The answer depends on what is the limiting factor and you don't have sufficient information in your query to tell this.

When you reach your max speed you are going to be limited by either maximum motor rpm or by motor output power or by battery output power or by motor controller.

At your max speed, knowing your battery voltage and current, your motor voltage and current and rpm will go a long way towards answering this question.

But your motor having a max voltage of 85 and a max current of 150 amps gives us a maximum motor input power of 12750 watts which is equivalent to 17HP. Your wheel horse power might be as low as 12 to 13 HP.


----------



## diamond (Feb 23, 2014)

Thank you for answer
I only have some inf. from the manual in French

Dc moteur série
Puissance nominale :12,76 kw
Puissance maxi :18,9 kw
Régime nominal :2850 tr/mn
Régime maxi : 5000 tr/mn
Couple maxi : 5,96 mdaN

Connect with Trojan T105 225 Amp C5 185 Amp totaal car 1200kg
transmission 4 gears max speed 73 km (45,4 mph)
I prefer 85 km (52,8 mph)


----------



## dougingraham (Jul 26, 2011)

My best guess is that you simply don't have enough power to go any faster and it should probably be considered a motor limit. It takes about 18kw to maintain 100kph (depends on the aerodynamics and rolling resistance of the vehicle) in a smallish two place sports car and you have at most about 12kw. A larger controller that can do more amps will probably get you there for a while but it could also damage the motor. You could also be running into a limit on the batteries but I doubt that unless they are old or it is cold.
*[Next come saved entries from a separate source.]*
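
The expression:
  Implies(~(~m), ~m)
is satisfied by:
  {m: False}


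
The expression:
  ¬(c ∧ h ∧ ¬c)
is always true.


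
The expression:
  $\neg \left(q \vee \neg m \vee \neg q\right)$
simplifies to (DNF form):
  $\text{False}$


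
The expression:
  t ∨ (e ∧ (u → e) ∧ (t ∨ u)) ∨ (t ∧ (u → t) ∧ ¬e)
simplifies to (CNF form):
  (e ∨ t) ∧ (t ∨ u)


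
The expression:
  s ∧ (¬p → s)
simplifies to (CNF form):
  s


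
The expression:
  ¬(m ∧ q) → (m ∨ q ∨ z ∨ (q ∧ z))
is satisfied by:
  {q: True, m: True, z: True}
  {q: True, m: True, z: False}
  {q: True, z: True, m: False}
  {q: True, z: False, m: False}
  {m: True, z: True, q: False}
  {m: True, z: False, q: False}
  {z: True, m: False, q: False}


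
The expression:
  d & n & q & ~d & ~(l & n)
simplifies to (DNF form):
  False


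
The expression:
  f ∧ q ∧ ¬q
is never true.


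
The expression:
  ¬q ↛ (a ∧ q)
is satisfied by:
  {q: False}


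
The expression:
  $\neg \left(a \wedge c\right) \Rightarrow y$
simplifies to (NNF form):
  $y \vee \left(a \wedge c\right)$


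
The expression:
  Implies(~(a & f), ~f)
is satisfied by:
  {a: True, f: False}
  {f: False, a: False}
  {f: True, a: True}


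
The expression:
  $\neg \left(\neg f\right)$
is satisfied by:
  {f: True}


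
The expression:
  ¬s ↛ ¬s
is never true.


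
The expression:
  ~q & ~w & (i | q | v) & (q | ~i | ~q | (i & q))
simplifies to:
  ~q & ~w & (i | v)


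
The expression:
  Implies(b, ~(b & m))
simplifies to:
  ~b | ~m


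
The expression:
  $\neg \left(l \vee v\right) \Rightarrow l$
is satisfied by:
  {v: True, l: True}
  {v: True, l: False}
  {l: True, v: False}


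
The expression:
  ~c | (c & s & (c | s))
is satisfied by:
  {s: True, c: False}
  {c: False, s: False}
  {c: True, s: True}


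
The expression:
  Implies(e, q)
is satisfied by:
  {q: True, e: False}
  {e: False, q: False}
  {e: True, q: True}


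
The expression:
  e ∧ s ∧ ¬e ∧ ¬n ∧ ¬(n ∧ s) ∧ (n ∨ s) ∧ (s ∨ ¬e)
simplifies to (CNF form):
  False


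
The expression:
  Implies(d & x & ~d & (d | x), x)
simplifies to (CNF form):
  True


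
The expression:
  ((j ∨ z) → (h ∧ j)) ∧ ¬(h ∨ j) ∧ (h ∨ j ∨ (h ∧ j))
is never true.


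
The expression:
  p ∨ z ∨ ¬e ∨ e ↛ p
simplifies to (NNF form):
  True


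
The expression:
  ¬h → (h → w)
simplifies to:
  True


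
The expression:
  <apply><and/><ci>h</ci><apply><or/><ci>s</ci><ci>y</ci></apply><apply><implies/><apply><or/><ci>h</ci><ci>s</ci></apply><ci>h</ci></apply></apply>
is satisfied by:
  {h: True, y: True, s: True}
  {h: True, y: True, s: False}
  {h: True, s: True, y: False}


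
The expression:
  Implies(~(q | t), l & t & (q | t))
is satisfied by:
  {t: True, q: True}
  {t: True, q: False}
  {q: True, t: False}


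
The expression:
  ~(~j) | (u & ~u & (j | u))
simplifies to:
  j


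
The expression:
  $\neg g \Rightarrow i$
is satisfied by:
  {i: True, g: True}
  {i: True, g: False}
  {g: True, i: False}


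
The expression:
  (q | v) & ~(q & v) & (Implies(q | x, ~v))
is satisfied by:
  {q: True, v: False, x: False}
  {x: True, q: True, v: False}
  {v: True, x: False, q: False}


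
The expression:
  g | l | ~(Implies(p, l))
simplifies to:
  g | l | p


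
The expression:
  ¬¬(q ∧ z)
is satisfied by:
  {z: True, q: True}


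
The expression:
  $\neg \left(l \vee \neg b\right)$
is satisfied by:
  {b: True, l: False}


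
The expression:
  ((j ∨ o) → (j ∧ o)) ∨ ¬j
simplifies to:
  o ∨ ¬j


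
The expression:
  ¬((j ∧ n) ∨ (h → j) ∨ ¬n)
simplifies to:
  h ∧ n ∧ ¬j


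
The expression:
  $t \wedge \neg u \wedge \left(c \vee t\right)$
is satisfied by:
  {t: True, u: False}


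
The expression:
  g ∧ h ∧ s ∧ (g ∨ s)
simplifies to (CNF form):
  g ∧ h ∧ s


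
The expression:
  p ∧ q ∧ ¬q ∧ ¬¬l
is never true.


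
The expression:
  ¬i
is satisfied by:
  {i: False}


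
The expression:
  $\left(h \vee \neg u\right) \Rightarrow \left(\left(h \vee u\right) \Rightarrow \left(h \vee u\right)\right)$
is always true.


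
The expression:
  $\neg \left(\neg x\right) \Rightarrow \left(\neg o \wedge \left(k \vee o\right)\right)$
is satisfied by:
  {k: True, o: False, x: False}
  {o: False, x: False, k: False}
  {k: True, o: True, x: False}
  {o: True, k: False, x: False}
  {x: True, k: True, o: False}


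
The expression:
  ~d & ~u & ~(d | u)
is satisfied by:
  {u: False, d: False}


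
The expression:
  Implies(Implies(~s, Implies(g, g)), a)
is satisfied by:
  {a: True}


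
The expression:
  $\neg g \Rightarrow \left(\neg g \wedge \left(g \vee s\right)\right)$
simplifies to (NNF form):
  $g \vee s$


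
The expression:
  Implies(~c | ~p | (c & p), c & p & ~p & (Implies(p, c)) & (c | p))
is never true.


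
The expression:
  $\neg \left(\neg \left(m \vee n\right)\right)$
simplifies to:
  $m \vee n$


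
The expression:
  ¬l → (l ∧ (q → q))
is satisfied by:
  {l: True}


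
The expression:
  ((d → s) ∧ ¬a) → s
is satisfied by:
  {a: True, d: True, s: True}
  {a: True, d: True, s: False}
  {a: True, s: True, d: False}
  {a: True, s: False, d: False}
  {d: True, s: True, a: False}
  {d: True, s: False, a: False}
  {s: True, d: False, a: False}


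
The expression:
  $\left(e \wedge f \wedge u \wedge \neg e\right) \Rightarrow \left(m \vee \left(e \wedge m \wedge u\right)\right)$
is always true.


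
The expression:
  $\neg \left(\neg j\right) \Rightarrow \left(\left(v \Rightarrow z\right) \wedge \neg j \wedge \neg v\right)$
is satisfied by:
  {j: False}


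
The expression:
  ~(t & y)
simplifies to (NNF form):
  ~t | ~y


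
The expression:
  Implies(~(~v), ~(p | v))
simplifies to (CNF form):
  ~v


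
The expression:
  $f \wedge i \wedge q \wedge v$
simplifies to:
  $f \wedge i \wedge q \wedge v$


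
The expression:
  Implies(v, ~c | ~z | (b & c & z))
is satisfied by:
  {b: True, v: False, z: False, c: False}
  {b: False, v: False, z: False, c: False}
  {c: True, b: True, v: False, z: False}
  {c: True, b: False, v: False, z: False}
  {b: True, z: True, c: False, v: False}
  {z: True, c: False, v: False, b: False}
  {c: True, z: True, b: True, v: False}
  {c: True, z: True, b: False, v: False}
  {b: True, v: True, c: False, z: False}
  {v: True, c: False, z: False, b: False}
  {b: True, c: True, v: True, z: False}
  {c: True, v: True, b: False, z: False}
  {b: True, z: True, v: True, c: False}
  {z: True, v: True, c: False, b: False}
  {c: True, z: True, v: True, b: True}


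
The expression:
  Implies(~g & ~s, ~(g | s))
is always true.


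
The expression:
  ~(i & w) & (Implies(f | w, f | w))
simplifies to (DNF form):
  ~i | ~w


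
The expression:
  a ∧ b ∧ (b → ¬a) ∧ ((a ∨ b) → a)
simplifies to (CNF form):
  False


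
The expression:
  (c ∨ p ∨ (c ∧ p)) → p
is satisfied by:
  {p: True, c: False}
  {c: False, p: False}
  {c: True, p: True}


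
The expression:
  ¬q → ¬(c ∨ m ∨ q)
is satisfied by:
  {q: True, m: False, c: False}
  {q: True, c: True, m: False}
  {q: True, m: True, c: False}
  {q: True, c: True, m: True}
  {c: False, m: False, q: False}


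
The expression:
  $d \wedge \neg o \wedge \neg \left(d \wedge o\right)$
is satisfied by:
  {d: True, o: False}


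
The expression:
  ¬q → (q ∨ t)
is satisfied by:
  {t: True, q: True}
  {t: True, q: False}
  {q: True, t: False}


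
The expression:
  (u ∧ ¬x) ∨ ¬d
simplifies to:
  (u ∧ ¬x) ∨ ¬d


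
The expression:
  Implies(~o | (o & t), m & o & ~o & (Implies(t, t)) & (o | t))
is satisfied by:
  {o: True, t: False}


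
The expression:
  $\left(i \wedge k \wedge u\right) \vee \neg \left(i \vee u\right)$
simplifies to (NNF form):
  $\left(i \vee \neg u\right) \wedge \left(k \vee \neg u\right) \wedge \left(u \vee \neg i\right)$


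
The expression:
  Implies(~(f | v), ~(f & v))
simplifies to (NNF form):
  True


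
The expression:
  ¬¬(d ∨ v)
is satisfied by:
  {d: True, v: True}
  {d: True, v: False}
  {v: True, d: False}


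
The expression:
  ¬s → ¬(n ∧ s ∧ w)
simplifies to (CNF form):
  True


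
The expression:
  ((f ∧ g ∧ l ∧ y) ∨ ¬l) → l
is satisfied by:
  {l: True}


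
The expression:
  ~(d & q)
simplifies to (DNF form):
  ~d | ~q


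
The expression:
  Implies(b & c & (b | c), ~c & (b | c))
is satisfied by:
  {c: False, b: False}
  {b: True, c: False}
  {c: True, b: False}


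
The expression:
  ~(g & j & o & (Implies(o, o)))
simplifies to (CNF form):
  ~g | ~j | ~o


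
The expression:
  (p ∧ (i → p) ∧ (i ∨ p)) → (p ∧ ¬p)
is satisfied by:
  {p: False}


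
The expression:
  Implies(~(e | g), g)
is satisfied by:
  {e: True, g: True}
  {e: True, g: False}
  {g: True, e: False}


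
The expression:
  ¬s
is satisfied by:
  {s: False}


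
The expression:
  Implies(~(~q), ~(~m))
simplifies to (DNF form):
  m | ~q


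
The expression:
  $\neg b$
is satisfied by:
  {b: False}


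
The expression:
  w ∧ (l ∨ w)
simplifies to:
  w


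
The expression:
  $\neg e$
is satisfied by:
  {e: False}


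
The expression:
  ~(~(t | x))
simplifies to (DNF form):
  t | x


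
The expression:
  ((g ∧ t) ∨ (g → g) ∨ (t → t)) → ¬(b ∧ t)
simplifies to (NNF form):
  ¬b ∨ ¬t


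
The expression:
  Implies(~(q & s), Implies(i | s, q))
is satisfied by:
  {q: True, s: False, i: False}
  {i: True, q: True, s: False}
  {q: True, s: True, i: False}
  {i: True, q: True, s: True}
  {i: False, s: False, q: False}


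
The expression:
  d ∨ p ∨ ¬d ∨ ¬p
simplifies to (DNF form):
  True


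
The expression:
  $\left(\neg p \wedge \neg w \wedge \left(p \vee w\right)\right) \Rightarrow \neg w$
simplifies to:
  $\text{True}$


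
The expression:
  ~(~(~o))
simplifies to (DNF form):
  ~o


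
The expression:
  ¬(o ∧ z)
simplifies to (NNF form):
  ¬o ∨ ¬z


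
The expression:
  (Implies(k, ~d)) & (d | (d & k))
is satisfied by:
  {d: True, k: False}


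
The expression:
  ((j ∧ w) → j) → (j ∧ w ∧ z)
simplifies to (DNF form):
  j ∧ w ∧ z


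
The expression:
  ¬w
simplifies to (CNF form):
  ¬w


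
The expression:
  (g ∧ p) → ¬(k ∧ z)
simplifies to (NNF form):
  ¬g ∨ ¬k ∨ ¬p ∨ ¬z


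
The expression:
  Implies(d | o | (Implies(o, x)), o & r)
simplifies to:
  o & r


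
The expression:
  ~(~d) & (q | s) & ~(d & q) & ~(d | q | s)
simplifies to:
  False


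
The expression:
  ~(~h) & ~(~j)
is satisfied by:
  {h: True, j: True}


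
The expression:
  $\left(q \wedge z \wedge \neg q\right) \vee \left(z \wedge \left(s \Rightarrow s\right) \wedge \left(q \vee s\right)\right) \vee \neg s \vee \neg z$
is always true.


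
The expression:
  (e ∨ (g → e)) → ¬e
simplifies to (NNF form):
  ¬e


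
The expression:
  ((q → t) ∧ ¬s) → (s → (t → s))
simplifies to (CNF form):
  True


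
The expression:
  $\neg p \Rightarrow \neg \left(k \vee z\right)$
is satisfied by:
  {p: True, k: False, z: False}
  {z: True, p: True, k: False}
  {p: True, k: True, z: False}
  {z: True, p: True, k: True}
  {z: False, k: False, p: False}


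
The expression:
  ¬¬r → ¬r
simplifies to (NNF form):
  ¬r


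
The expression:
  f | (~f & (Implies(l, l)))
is always true.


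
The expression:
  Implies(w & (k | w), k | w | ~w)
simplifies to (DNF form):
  True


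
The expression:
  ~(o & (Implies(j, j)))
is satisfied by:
  {o: False}


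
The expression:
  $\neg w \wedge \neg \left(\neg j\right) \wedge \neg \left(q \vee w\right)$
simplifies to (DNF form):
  $j \wedge \neg q \wedge \neg w$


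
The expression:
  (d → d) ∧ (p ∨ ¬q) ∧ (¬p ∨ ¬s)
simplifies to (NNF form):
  (p ∧ ¬s) ∨ (¬p ∧ ¬q)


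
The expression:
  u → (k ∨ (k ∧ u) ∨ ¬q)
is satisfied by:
  {k: True, u: False, q: False}
  {u: False, q: False, k: False}
  {k: True, q: True, u: False}
  {q: True, u: False, k: False}
  {k: True, u: True, q: False}
  {u: True, k: False, q: False}
  {k: True, q: True, u: True}


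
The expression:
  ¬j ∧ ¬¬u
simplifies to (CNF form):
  u ∧ ¬j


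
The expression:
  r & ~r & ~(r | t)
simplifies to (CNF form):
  False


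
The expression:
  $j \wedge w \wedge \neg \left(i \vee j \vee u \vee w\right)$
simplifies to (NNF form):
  $\text{False}$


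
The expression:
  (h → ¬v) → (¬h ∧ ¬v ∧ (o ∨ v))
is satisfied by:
  {h: True, v: True, o: True}
  {h: True, v: True, o: False}
  {o: True, h: False, v: False}


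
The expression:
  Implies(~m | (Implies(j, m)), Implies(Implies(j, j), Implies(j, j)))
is always true.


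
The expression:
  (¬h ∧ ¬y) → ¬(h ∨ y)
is always true.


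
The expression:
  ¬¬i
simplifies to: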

One thing to remember is that electric motors do not generate energy, they merely convert it from electrical to mechanical. There are no hard limits except for RPM where the armature will fly apart or an absolute current where the copper wire will melt. At some point the motor will not be able to get rid of the waste heat that occurs during the conversion and this will cause an assortment of various failures. In the case of permanent magnet motors excessive heat or power levels can affect the magnets and they can be demagnetized making them useless. Also you can sometimes reach power levels that will deform the output shaft. So what I am saying is that if you increase the voltage the motor sees it will try to turn faster and because of that it will try to draw more current. If your motor controller will provide that it will increase output and you can do this until something bad happens.

Best Wishes!


----------



## diamond (Feb 23, 2014)

I only now their is a smal fan with a clixon 130 *C linked to the motor
I think a red stop light one the dash for overheating
I did measured once max 53 mph (Tomtom) with good weather 
The batteries are 6 months old.
wil it run faster with a 5 gear? or is the motor to weak


----------



## dougingraham (Jul 26, 2011)

diamond said:


> wil it run faster with a 5 gear? or is the motor to weak


You might get a little more speed with a slightly different top gear. But it might also make no difference at all or slow you down. We don't have enough information to do more than guess.

Your best shot at going a little faster is going to be increasing the battery voltage. This will increase overall power from the motor. But before you do this I would run it up to top speed and measure the motor voltage and motor current and motor RPM. From this you can tell if a change in gear ratios will help or if you need to do something else.


----------